Hongkong International Terminals (HIT) has refuted market rumours that the entire site of terminal 9 at Kwai Tsing Container Terminal has been decommissioned.
HIT, a joint venture between Hutchison Ports and COSCO Shipping Ports, stated that only the north part of the terminal, covering a 19-hectare area, was decommissioned. This began in 2020 and was completed in 2022.
Hong Kong’s container throughput has slowed since the Covid-19 pandemic, and it has been predicted that 2023 volume will drop to 14 million TEUs, from 18 million TEUs in 2019, falling out of the top 10 global port throughput rankings.

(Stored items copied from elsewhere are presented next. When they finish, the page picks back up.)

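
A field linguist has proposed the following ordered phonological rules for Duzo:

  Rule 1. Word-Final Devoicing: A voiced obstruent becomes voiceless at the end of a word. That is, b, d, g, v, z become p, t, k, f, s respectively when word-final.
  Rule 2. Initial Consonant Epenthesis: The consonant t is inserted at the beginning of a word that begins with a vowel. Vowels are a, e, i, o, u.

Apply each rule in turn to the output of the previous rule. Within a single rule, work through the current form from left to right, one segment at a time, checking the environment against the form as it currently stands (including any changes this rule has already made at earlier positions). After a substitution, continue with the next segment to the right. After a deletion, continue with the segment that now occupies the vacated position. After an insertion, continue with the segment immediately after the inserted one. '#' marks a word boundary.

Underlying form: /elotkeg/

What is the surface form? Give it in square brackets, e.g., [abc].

[telotkek]

Rule 1 Word-Final Devoicing: [elotkeg] → [elotkek]
Rule 2 Initial Consonant Epenthesis: [elotkek] → [telotkek]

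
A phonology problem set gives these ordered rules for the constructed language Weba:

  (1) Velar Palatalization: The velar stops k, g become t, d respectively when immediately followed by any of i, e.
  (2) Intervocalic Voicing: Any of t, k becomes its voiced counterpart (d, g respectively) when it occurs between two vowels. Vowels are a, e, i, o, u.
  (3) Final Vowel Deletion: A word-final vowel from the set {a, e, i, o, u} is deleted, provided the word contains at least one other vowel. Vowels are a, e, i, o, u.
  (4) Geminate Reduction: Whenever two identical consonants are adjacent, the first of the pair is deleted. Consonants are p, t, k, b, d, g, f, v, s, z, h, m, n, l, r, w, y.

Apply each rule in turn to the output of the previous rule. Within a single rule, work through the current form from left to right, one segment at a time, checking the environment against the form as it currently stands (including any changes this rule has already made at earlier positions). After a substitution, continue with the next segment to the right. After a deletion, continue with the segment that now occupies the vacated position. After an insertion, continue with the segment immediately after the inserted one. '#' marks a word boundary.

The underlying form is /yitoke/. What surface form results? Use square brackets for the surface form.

[yidod]

(1) Velar Palatalization: [yitoke] → [yitote]
(2) Intervocalic Voicing: [yitote] → [yidode]
(3) Final Vowel Deletion: [yidode] → [yidod]
(4) Geminate Reduction: no change — [yidod]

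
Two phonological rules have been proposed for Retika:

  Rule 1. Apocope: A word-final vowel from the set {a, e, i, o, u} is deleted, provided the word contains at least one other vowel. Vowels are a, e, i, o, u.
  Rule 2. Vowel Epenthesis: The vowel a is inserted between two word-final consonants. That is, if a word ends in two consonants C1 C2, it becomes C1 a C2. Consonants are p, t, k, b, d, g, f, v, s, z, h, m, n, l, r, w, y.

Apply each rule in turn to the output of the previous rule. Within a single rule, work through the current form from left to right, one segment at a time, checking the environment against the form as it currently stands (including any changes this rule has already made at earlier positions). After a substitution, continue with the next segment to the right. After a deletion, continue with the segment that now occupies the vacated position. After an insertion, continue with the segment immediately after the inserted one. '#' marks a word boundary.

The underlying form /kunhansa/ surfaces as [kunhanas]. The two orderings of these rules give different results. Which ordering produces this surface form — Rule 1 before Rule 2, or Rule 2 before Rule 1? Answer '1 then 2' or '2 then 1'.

1 then 2

Order 1 then 2:
  1 Apocope: [kunhansa] → [kunhans]
  2 Vowel Epenthesis: [kunhans] → [kunhanas]
  result: [kunhanas]
Order 2 then 1:
  2 Vowel Epenthesis: no change — [kunhansa]
  1 Apocope: [kunhansa] → [kunhans]
  result: [kunhans]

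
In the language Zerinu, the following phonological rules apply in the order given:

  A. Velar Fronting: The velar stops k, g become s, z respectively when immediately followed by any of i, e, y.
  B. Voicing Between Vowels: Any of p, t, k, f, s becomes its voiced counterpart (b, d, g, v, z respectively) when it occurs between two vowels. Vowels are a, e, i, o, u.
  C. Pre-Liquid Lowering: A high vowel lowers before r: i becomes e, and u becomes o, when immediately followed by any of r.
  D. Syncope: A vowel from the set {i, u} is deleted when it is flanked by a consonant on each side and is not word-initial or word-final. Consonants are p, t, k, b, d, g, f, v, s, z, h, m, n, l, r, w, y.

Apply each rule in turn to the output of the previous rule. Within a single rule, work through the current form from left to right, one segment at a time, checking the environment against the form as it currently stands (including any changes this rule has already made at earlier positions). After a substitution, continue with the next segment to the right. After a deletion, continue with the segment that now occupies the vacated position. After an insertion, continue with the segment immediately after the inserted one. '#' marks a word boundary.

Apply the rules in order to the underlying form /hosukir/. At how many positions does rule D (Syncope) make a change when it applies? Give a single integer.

A Velar Fronting: [hosukir] → [hosusir]
B Voicing Between Vowels: [hosusir] → [hozuzir]
C Pre-Liquid Lowering: [hozuzir] → [hozuzer]
D Syncope: [hozuzer] → [hozzer]
Rule D changed 1 position(s).

1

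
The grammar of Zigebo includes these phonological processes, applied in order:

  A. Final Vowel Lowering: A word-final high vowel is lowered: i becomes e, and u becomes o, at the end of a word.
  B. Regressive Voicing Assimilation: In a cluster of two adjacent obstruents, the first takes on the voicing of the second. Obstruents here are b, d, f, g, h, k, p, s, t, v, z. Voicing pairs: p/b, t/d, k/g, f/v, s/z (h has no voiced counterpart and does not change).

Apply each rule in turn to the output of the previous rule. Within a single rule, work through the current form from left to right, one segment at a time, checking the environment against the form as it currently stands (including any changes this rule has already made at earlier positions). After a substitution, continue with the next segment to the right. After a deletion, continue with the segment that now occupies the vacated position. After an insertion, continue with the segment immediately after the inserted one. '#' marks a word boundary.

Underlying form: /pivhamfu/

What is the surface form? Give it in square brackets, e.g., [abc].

A Final Vowel Lowering: [pivhamfu] → [pivhamfo]
B Regressive Voicing Assimilation: [pivhamfo] → [pifhamfo]

[pifhamfo]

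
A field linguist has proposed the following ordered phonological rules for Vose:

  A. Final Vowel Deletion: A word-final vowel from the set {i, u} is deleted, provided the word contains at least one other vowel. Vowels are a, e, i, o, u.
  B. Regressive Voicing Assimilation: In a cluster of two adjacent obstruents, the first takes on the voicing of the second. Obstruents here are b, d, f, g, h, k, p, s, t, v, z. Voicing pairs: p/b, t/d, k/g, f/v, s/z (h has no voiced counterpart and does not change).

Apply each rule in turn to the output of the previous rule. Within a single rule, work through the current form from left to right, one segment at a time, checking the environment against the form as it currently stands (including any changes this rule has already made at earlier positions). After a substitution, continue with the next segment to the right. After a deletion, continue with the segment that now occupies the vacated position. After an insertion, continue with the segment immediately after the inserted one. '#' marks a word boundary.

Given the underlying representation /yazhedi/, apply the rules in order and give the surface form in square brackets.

[yashed]

A Final Vowel Deletion: [yazhedi] → [yazhed]
B Regressive Voicing Assimilation: [yazhed] → [yashed]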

Volumes at the Kwai Tsing terminal have also declined in tandem, and Hong Kong is contending with a slowing global economy, geopolitical tensions, and greater China’s slow recovery from the pandemic, as well as competition from mainland Chinese ports. Compared with 2019, the overall throughput of Kwai Tsing will drop by approximately 24% in 2023, as utilization is said to be around just 50%.
During the pandemic, with intermittent lockdowns, liner operators ended up skipping calls to Hong Kong, focusing on other major Chinese container ports in the Pearl River Delta.
It has been forecast that Hong Kong has lost about 2 million TEU to Nansha and Shenzhen ports.